Nach Landtagswahl in Brandenburg: Verlierer und Regierer

Die SPD sieht sich durch das Brandenburger Wahlergebnis gestärkt. Grüne und FDP machen die Grenzen ihrer Arbeit in der Ampel deutlich.

Lars Klingbeil und Dietmar Woidke während einer Pressekonferenz

Lars Klingbeil und Dietmar Woidke während ihrer Pressekonferenz nach der SPD-Vorstandssitzung am Montag Foto: dts Nachrichtenagentur/imago

Berlin taz | Gewisse Gemeinsamkeiten zwischen dem Brandenburger Wahlsieger Dietmar Woidke und dem Bundeskanzler Olaf Scholz sind nicht zu leugnen: Die Frisur zum Beispiel, aber auch die Tatsache, dass beide zum rechten Flügel der SPD zählen. Doch da hört es auch schon auf. Im Gegensatz zu Woidke, der die Wahl in Brandenburg am Sonntag mit mehr als 30 Prozent gewann, sprachen sich zuletzt in einer Umfrage nur 3 Prozent für die von Scholz geführte Ampelregierung im Bund aus.

Dennoch gab der SPD-Co-Vorsitzende Lars Klingbeil bestärkt durch die physische Präsenz des Brandenburger Wahlsiegers am Montag in der Berliner Parteizentrale die Parole aus: „Ich will die Bundestagswahl gewinnen.“ Und zwar mit Olaf Scholz. In der Führung herrsche Klarheit, dass man mit Scholz in den Wahlkampf ziehen wolle. „Da gibt es gar kein Wackeln.“

Und diese Klarheit sei dann auch eine Entscheidung. Selbst Woidke, der in den letzten Monaten auf Distanz zum Kanzler gegangen war, rang sich das Bekenntnis ab: „Der Bundeskanzler ist der gesetzte Kanzlerkandidat der SPD – wie soll’s denn anders sein.“

Dass die Debatte um die K-Frage in der SPD damit beendet ist, ist jedoch nicht zu erwarten. Offiziell nominiert werden soll Scholz erst auf dem Parteitag im Juni 2025. Zuvor ist er also Kandidat auf Bewährung.
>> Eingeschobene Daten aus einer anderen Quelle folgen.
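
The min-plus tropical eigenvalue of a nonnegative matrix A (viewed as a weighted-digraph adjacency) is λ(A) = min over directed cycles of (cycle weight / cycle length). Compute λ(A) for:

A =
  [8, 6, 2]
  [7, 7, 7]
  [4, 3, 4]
λ(A) = 3

Enumerate directed cycles and compute their means (weight / length). Sample:
  cycle 0 → 0: weight = 8, length = 1, mean = 8/1 ≈ 8.000
  cycle 1 → 1: weight = 7, length = 1, mean = 7/1 ≈ 7.000
  cycle 2 → 2: weight = 4, length = 1, mean = 4/1 ≈ 4.000
  cycle 0 → 1 → 0: weight = 13, length = 2, mean = 13/2 ≈ 6.500
  cycle 0 → 2 → 0: weight = 6, length = 2, mean = 6/2 ≈ 3.000
  cycle 1 → 0 → 1: weight = 13, length = 2, mean = 13/2 ≈ 6.500
Minimum mean = 3.000, attained e.g. along the cycle 0 → 2 → 0 with weight 6 and length 2. So λ(A) = 6/2 = 3.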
Das ließ auch Klingbeil durchblicken: Die Wahl 2025 werde kein Selbstläufer. „2021 wiederholt sich nicht. Wir haben unsere Aufgaben zu erledigen.“ Noch deutlicher wurde Generalsekretär Kevin Kühnert am Vorabend. Die SPD müsse geschlossen kämpfen, „der Kanzler eingeschlossen“.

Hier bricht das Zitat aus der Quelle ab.